Tandis que l’industrie hollywoodienne est à l’arrêt, les studios sont loin d’être au bord du gouffre. Acteurs et scénaristes ont décidé de mettre en pause leurs activités afin de geler l’industrie et d’en faire réagir les dirigeants. Au cœur des revendications se trouve la rémunération de ces professions, de moins en moins juste pour une grande majorité. Car si les super stars et grands réalisateurs gagnent des fortunes, ce n’est pas le cas des seconds rôles et petits scénaristes. Pire encore, certains acteurs de séries en streaming ne reçoivent pas de royalties et font parfois face à des fiches de paie négatives.

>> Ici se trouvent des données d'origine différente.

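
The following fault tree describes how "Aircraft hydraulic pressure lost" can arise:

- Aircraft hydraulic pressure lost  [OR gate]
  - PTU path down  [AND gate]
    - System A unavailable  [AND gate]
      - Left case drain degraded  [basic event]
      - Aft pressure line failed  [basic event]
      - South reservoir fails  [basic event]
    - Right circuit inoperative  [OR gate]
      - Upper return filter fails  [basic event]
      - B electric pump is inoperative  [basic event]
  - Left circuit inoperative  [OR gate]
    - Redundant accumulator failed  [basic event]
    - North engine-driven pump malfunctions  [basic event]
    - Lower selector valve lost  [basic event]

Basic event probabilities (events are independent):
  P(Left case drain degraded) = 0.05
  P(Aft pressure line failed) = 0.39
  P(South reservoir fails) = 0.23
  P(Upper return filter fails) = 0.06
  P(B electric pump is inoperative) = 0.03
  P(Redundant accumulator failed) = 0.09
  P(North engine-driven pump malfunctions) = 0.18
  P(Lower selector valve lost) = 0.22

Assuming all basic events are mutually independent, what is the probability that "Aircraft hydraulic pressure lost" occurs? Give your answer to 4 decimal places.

0.4182

P(System A unavailable) [AND] = 0.05 × 0.39 × 0.23 = 0.004485
P(Right circuit inoperative) [OR] = 1 − (1−0.06) × (1−0.03) = 0.088200
P(PTU path down) [AND] = 0.004485 × 0.088200 = 0.000396
P(Left circuit inoperative) [OR] = 1 − (1−0.09) × (1−0.18) × (1−0.22) = 0.417964
P(Aircraft hydraulic pressure lost) [OR] = 1 − (1−0.000396) × (1−0.417964) = 0.418194
Rounded to 4 decimal places: P(Aircraft hydraulic pressure lost) ≈ 0.4182.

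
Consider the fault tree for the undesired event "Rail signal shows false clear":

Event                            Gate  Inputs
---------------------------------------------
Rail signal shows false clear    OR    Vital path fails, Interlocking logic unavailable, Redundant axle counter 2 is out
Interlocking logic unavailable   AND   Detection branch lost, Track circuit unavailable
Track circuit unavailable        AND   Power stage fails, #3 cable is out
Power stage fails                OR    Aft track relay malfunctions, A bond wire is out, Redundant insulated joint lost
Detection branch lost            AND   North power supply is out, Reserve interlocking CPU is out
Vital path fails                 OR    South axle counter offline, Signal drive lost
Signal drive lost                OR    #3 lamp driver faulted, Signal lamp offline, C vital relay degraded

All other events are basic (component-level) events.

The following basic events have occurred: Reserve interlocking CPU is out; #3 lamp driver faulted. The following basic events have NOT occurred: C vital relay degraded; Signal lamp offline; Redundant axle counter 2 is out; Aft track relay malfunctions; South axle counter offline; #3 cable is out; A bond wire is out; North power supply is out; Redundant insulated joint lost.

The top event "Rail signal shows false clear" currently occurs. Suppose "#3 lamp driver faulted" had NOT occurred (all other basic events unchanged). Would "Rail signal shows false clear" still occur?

Counterfactual: set "#3 lamp driver faulted" to not occurred.
Signal drive lost [OR]: #3 lamp driver faulted=not, Signal lamp offline=not, C vital relay degraded=not → no input occurs → does not occur.
Vital path fails [OR]: South axle counter offline=not, Signal drive lost=not → no input occurs → does not occur.
Detection branch lost [AND]: North power supply is out=not, Reserve interlocking CPU is out=occurs → not all inputs occur → does not occur.
Power stage fails [OR]: Aft track relay malfunctions=not, A bond wire is out=not, Redundant insulated joint lost=not → no input occurs → does not occur.
Track circuit unavailable [AND]: Power stage fails=not, #3 cable is out=not → not all inputs occur → does not occur.
Interlocking logic unavailable [AND]: Detection branch lost=not, Track circuit unavailable=not → not all inputs occur → does not occur.
Rail signal shows false clear [OR]: Vital path fails=not, Interlocking logic unavailable=not, Redundant axle counter 2 is out=not → no input occurs → does not occur.

No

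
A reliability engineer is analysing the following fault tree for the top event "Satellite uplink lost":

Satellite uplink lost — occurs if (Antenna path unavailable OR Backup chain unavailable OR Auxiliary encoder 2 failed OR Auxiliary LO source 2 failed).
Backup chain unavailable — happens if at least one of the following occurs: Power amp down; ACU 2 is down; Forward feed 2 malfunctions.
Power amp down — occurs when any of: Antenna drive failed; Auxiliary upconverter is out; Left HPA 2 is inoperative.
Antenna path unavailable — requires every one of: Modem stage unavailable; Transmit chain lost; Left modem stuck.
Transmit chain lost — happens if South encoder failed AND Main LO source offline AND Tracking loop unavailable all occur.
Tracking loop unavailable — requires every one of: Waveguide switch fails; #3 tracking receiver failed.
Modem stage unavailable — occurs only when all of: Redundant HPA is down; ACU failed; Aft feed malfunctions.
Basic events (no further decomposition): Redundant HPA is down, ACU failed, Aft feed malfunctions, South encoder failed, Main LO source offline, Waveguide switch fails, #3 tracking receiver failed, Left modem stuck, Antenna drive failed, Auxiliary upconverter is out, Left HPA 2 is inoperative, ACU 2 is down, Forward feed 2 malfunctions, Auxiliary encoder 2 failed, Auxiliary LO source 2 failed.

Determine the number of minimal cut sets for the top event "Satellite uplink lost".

Modem stage unavailable [AND]: one cut set from each child combined → 1 × 1 × 1 = 1 cut set(s).
Tracking loop unavailable [AND]: one cut set from each child combined → 1 × 1 = 1 cut set(s).
Transmit chain lost [AND]: one cut set from each child combined → 1 × 1 × 1 = 1 cut set(s).
Antenna path unavailable [AND]: one cut set from each child combined → 1 × 1 × 1 = 1 cut set(s).
Power amp down [OR]: union of children's cut sets → 3 cut set(s).
Backup chain unavailable [OR]: union of children's cut sets → 5 cut set(s).
Satellite uplink lost [OR]: union of children's cut sets → 8 cut set(s).
Minimal cut sets: {#3 tracking receiver failed, ACU failed, Aft feed malfunctions, Left modem stuck, Main LO source offline, Redundant HPA is down, South encoder failed, Waveguide switch fails}; {Antenna drive failed}; {Auxiliary upconverter is out}; {Left HPA 2 is inoperative}; {ACU 2 is down}; {Forward feed 2 malfunctions}; {Auxiliary encoder 2 failed}; {Auxiliary LO source 2 failed}.

8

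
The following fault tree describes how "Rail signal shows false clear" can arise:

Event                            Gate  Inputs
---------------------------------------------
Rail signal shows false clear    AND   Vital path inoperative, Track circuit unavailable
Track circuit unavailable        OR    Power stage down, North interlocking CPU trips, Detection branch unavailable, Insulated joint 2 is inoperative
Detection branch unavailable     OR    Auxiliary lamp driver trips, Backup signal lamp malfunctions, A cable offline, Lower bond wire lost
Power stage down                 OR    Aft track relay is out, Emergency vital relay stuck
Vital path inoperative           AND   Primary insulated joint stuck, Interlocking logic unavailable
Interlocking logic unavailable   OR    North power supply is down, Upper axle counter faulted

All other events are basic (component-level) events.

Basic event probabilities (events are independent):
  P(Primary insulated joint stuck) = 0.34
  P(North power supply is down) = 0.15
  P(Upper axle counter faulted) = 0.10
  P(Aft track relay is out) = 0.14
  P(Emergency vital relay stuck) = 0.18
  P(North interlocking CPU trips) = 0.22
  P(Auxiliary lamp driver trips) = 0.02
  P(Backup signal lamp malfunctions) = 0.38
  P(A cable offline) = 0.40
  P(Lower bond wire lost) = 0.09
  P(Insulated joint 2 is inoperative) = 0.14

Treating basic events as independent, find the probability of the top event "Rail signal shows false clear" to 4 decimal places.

P(Interlocking logic unavailable) [OR] = 1 − (1−0.15) × (1−0.10) = 0.235000
P(Vital path inoperative) [AND] = 0.34 × 0.235000 = 0.079900
P(Power stage down) [OR] = 1 − (1−0.14) × (1−0.18) = 0.294800
P(Detection branch unavailable) [OR] = 1 − (1−0.02) × (1−0.38) × (1−0.40) × (1−0.09) = 0.668250
P(Track circuit unavailable) [OR] = 1 − (1−0.294800) × (1−0.22) × (1−0.668250) × (1−0.14) = 0.843066
P(Rail signal shows false clear) [AND] = 0.079900 × 0.843066 = 0.067361
Rounded to 4 decimal places: P(Rail signal shows false clear) ≈ 0.0674.

0.0674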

Les acteurs appellent donc à la raison et révèlent les inégalités face aux revenus faramineux des studios et de leurs directeurs. L’actuel PDG de Disney Bob Iger trouve cette grève “injustifiée” mais touche de même 27 millions de dollars à lui seul. La colère des grévistes persiste et ceux-ci espèrent bien générer d’énormes pertes aux employeurs qui les ignorent. Mais à l’heure actuelle, il semblerait que le déroulement de la grève joue en la faveur des studios.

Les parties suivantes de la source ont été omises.